Due anni fa, a Rimini, lei polemizzò aspramente con il fenomeno dell’«auto-occupazione» ecclesiastica, che chiude la Chiesa in se stessa invece di aprirla alla realtà. Che incidenza crede abbiano avuto quelle parole?

La mia impressione è che moltissimi si aspettavano una simile parola, e sono stati contenti che qualcuno abbia detto quelle cose. Perché tanti soffrono di questo aumento di burocrazia. Di queste riunioni senza frutto. Di un parlare permanente così, senza nuovi contenuti, autosoddisfatti del proprio stesso parlare. E quindi tanti, dopo quella conferenza, sono stati contenti. E si aspettano anche che quella polemica produca degli effetti reali, in tutti i ceti della Chiesa: cominciando dall’alta gerarchia fino all’ultimo fedele.

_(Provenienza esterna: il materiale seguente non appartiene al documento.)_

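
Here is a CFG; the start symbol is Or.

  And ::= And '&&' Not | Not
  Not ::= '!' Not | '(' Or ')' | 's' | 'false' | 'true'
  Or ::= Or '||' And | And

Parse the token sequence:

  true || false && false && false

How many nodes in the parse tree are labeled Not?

[Or [Or [And [Not true]]] || [And [And [And [Not false]] && [Not false]] && [Not false]]]

4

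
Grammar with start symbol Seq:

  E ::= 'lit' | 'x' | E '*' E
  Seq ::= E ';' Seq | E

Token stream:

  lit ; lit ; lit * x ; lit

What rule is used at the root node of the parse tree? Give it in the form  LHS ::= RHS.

Seq ::= E ';' Seq

[Seq [E lit] ; [Seq [E lit] ; [Seq [E [E lit] * [E x]] ; [Seq [E lit]]]]]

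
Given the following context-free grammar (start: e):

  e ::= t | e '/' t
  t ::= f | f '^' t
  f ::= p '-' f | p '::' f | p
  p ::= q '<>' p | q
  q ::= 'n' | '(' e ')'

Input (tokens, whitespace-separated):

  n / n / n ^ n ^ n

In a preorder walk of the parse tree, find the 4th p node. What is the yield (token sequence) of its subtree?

[e [e [e [t [f [p [q n]]]]] / [t [f [p [q n]]]]] / [t [f [p [q n]]] ^ [t [f [p [q n]]] ^ [t [f [p [q n]]]]]]]

n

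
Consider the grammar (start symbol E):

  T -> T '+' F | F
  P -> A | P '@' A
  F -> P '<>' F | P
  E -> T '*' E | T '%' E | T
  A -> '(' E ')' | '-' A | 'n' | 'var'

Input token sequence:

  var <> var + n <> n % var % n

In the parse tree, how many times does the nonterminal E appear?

3

[E [T [T [F [P [A var]] <> [F [P [A var]]]]] + [F [P [A n]] <> [F [P [A n]]]]] % [E [T [F [P [A var]]]] % [E [T [F [P [A n]]]]]]]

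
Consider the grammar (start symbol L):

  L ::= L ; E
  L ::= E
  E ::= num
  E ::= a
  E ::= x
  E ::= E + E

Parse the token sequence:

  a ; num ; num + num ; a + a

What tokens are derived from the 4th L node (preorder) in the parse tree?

[L [L [L [L [E a]] ; [E num]] ; [E [E num] + [E num]]] ; [E [E a] + [E a]]]

a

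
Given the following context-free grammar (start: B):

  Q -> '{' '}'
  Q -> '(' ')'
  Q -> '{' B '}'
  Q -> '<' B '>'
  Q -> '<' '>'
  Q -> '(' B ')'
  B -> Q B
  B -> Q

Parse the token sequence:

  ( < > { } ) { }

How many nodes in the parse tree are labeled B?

[B [Q ( [B [Q < >] [B [Q { }]]] )] [B [Q { }]]]

4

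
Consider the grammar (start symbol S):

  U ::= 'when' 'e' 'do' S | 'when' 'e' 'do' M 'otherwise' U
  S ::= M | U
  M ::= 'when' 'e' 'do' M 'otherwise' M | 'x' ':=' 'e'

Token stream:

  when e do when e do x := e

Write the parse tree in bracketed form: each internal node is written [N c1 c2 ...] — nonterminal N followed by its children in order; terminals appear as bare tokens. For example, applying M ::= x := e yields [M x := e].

[S [U when e do [S [U when e do [S [M x := e]]]]]]

S
U
when e do S
when e do U
when e do when e do S
when e do when e do M
when e do when e do x := e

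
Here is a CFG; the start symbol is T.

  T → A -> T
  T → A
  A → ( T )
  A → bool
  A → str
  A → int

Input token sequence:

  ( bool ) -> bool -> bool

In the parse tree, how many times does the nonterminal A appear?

4

[T [A ( [T [A bool]] )] -> [T [A bool] -> [T [A bool]]]]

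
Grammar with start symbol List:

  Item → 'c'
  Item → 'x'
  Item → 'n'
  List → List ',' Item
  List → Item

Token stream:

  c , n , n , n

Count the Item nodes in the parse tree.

[List [List [List [List [Item c]] , [Item n]] , [Item n]] , [Item n]]

4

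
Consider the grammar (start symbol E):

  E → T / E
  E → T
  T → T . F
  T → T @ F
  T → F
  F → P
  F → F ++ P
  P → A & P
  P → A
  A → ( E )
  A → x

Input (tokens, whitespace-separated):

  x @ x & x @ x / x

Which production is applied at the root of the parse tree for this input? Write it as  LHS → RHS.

E → T / E

[E [T [T [T [F [P [A x]]]] @ [F [P [A x] & [P [A x]]]]] @ [F [P [A x]]]] / [E [T [F [P [A x]]]]]]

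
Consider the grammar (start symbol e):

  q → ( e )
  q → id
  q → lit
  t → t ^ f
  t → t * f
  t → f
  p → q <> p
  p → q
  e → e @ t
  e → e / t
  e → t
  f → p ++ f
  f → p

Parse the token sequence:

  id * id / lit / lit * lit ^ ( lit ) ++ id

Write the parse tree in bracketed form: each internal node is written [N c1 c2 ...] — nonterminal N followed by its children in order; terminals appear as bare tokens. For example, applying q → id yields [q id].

[e [e [e [t [t [f [p [q id]]]] * [f [p [q id]]]]] / [t [f [p [q lit]]]]] / [t [t [t [f [p [q lit]]]] * [f [p [q lit]]]] ^ [f [p [q ( [e [t [f [p [q lit]]]]] )]] ++ [f [p [q id]]]]]]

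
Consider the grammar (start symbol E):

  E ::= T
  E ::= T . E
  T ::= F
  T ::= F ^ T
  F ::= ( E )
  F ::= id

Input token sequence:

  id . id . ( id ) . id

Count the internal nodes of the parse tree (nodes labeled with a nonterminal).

[E [T [F id]] . [E [T [F id]] . [E [T [F ( [E [T [F id]]] )]] . [E [T [F id]]]]]]

15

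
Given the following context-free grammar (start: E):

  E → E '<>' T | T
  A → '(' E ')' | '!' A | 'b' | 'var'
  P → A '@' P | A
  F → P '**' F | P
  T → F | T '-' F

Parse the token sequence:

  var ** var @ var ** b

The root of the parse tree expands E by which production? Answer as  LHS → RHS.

[E [T [F [P [A var]] ** [F [P [A var] @ [P [A var]]] ** [F [P [A b]]]]]]]

E → T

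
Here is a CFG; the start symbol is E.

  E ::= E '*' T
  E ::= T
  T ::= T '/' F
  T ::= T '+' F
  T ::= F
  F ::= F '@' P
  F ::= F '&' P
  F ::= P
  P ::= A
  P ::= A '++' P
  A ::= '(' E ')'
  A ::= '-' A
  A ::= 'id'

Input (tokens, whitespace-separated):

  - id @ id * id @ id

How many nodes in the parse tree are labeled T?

[E [E [T [F [F [P [A - [A id]]]] @ [P [A id]]]]] * [T [F [F [P [A id]]] @ [P [A id]]]]]

2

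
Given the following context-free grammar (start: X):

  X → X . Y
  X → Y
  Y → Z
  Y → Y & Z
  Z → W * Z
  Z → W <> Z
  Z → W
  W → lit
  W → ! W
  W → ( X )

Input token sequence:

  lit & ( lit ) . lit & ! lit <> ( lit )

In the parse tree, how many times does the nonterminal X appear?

4

[X [X [Y [Y [Z [W lit]]] & [Z [W ( [X [Y [Z [W lit]]]] )]]]] . [Y [Y [Z [W lit]]] & [Z [W ! [W lit]] <> [Z [W ( [X [Y [Z [W lit]]]] )]]]]]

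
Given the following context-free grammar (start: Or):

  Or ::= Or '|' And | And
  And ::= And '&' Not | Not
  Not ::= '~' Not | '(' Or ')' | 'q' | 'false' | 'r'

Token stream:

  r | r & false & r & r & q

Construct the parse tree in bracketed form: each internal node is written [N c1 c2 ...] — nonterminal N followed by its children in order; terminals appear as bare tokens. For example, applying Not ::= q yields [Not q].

[Or [Or [And [Not r]]] | [And [And [And [And [And [Not r]] & [Not false]] & [Not r]] & [Not r]] & [Not q]]]

Or
Or | And
And | And
Not | And
r | And
r | And & Not
r | And & Not & Not
r | And & Not & Not & Not
r | And & Not & Not & Not & Not
r | Not & Not & Not & Not & Not
r | r & Not & Not & Not & Not
r | r & false & Not & Not & Not
r | r & false & r & Not & Not
r | r & false & r & r & Not
r | r & false & r & r & q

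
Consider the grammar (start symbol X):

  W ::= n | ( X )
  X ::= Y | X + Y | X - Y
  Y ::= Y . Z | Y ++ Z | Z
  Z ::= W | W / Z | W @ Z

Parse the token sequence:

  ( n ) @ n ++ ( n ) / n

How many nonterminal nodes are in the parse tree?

[X [Y [Y [Z [W ( [X [Y [Z [W n]]]] )] @ [Z [W n]]]] ++ [Z [W ( [X [Y [Z [W n]]]] )] / [Z [W n]]]]]

19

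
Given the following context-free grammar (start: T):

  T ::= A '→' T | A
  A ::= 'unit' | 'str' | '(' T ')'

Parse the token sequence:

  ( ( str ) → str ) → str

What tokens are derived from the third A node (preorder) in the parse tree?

[T [A ( [T [A ( [T [A str]] )] → [T [A str]]] )] → [T [A str]]]

str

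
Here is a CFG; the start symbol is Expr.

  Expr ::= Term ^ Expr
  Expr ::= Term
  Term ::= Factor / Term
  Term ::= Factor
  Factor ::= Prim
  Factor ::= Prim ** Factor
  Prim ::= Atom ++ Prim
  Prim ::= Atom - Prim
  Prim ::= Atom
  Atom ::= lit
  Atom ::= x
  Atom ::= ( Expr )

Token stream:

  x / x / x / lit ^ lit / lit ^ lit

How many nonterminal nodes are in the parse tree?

31

[Expr [Term [Factor [Prim [Atom x]]] / [Term [Factor [Prim [Atom x]]] / [Term [Factor [Prim [Atom x]]] / [Term [Factor [Prim [Atom lit]]]]]]] ^ [Expr [Term [Factor [Prim [Atom lit]]] / [Term [Factor [Prim [Atom lit]]]]] ^ [Expr [Term [Factor [Prim [Atom lit]]]]]]]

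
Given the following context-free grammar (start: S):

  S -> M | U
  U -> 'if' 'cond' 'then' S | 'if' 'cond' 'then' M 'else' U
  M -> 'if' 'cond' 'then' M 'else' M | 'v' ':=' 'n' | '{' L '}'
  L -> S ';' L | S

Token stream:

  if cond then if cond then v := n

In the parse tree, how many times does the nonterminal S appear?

[S [U if cond then [S [U if cond then [S [M v := n]]]]]]

3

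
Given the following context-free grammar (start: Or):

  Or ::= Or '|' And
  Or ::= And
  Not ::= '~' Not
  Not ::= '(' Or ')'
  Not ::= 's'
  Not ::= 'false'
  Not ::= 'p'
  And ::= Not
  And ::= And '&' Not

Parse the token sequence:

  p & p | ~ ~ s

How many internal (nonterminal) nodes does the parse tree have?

10

[Or [Or [And [And [Not p]] & [Not p]]] | [And [Not ~ [Not ~ [Not s]]]]]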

Non tutti hanno apprezzato, però.

Ovviamente, ci sono state anche reazioni negative. Alcuni si sono sentiti attaccati, obiettano che quanto ho detto si oppone alla partecipazione dei laici, all’attività comune che fa la Chiesa. Una reazione del tutto prevedibile. Ma per quello che ho potuto personalmente vedere è molto più alto il numero di coloro che sono stati contenti. Perché tanti soffrono la «frenesia delle parole» che purtroppo segna la vita ecclesiale negli ultimi decenni. E che certo non può essere una risposta a quel processo di scristianizzazione che trent’anni fa, ai tempi del Vaticano II, era semplicemente inimmaginabile. Tanto che oggi la Chiesa deve confrontarsi con un Occidente postcristiano. In cui solo una verità verificata nella vita, una testimonianza dal di dentro della vita normale, risulta credibile.